R : L'intuition est la voix du cœur, du centre de notre être. Dans une activité publique, il peut sembler difficile, en effet, de voir la décision appropriée, l'énergie de la situation étant distordue par les intérêts égotiques des uns et des autres. Chacun se voyant séparé des autres, l'habitude mentale de rejeter ou de s'agripper à quelque chose limite le flux de la vie qui cherche à s'exprimer à travers nous. Nos esprits orgueilleux nous font croire que c'est nous qui décidons. Mais si nous observons les faits de notre existence, nous voyons que la plupart arrivent du fait de notre destinée, par des fils tissés par une intelligence bien supérieure à la nôtre....
La plupart des êtres humains s'agitent dans tous les sens, et le seul résultat est beaucoup de souffrance. En réalité, ce que la vie nous demande est d'agir lorsque les circonstances le demandent, en accord avec elles, en accord avec ce qui est (et non avec ce que nous-même et d'autres aimeraient que cela soit). Sans ajouter d'opinions sur l'acte, de jugements sur les résultats attendus. Ce qui gâte la plupart de nos actes, c'est l'attente. Ceci vaut pour tous les domaines de notre existence, même spirituel. Dés que nous n'avons plus d'attentes, nous n'avons plus de jugements qui limitent, plus de dualité en nous. Donc, plus d'hésitations quant à la décision qui doit être prise. Il n'y a plus de choix possible. Ceci est la véritable liberté.... C'est seulement notre esprit qui crée des choix de décisions possibles, c'est lui qui entretient ce trouble à propos de décisions à prendre ou non, favorables ou non.... Dés que nous vivons en conscience ce que la vie nous propose, tel que c'est, dans un présent éternellement renouvelé, parfait tel qu'il se présente sur le champ pur de la conscience, la paix règne en notre coeur. Nulle confusion n'est possible.
La vie vous fait le cadeau de vous placer dans des situations qui vous conduisent à pénétrer profondément en vous, à la rencontre de votre espace intérieur. Vous avez sa liberté !

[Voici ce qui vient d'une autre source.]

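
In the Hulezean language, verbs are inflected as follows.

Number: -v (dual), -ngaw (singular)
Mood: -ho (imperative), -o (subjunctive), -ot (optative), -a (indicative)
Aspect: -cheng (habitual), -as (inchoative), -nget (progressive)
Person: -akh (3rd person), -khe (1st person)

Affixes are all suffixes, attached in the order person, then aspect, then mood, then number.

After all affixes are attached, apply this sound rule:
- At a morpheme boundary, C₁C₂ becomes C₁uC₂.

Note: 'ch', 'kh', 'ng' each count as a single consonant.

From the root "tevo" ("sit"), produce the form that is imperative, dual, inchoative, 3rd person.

Attach person 3rd person -akh → tevoakh.
Attach aspect inchoative -as → tevoakhas.
Attach mood imperative -ho → tevoakhasho.
Attach number dual -v → tevoakhashov.
Apply epenthesis: tevoakhashov → tevoakhasuhov.

tevoakhasuhov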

Je viens de lire quelques paroles de Balsekar, et vos interrogations quant aux décisions à prendre dans le cadre de votre fonction sont revenues à mon esprit. Balsekar fut directeur de la Bank of India à Bombay, avant de rencontrer, à 60 ans, Nisagardatta, dont il devint le disciple.
Voici ce qu'il dit : "Dans l'exercice de mon métier, je ressentais : ceci doit être fait, telle demande exige une réponse positive, ou négative.... Sans cela, il ne m'aurait pas été possible de fonctionner dans le monde. Mais même si de l'extérieur, je paraissais prendre des décisions, jamais je n'ai cru que c'était moi qui décidait." Et plus loin : "Vivez, ouvrez-vous chaque jour davantage en acceptant tout ce que la vie vous apporte. Dans votre métier, dans votre vie extérieure, vous pouvez, bien sûr, prendre des décisions, dire oui ou non. Mais sans jamais oublier que ce qui arrive ne dépend pas de vous. Faites preuve de responsabilité tout en sachant que vous n'êtes pas responsable et que les conséquences de vos décisions ne vous appartiennent pas. Cela vous procurera un incroyable sentiment de liberté."


Q : Je suis consciente de ce silence qui occupe un espace. Encore un sujet-objet qui regarde ? Le vrai silence est donc la disparition totale du moi qui a encore une perception, qui s'accroche à un ressenti ?

R : La perception est une manifestation, comme un reflet de la conscience, et n'est pas ce que nous sommes. Ce que nous sommes, conscience, silence, vide, ne pourra jamais être connu comme un objet de connaissance, car c'est le Sujet ultime.
Le moi aussi est un objet pour la conscience qui se manifeste comme conscience de quelque chose. La conscience en repos, seulement conscience d'elle-même, se dévoile dans le renoncement total du moi, dans le vide de l'esprit. Elle ne peut être perçue, observée.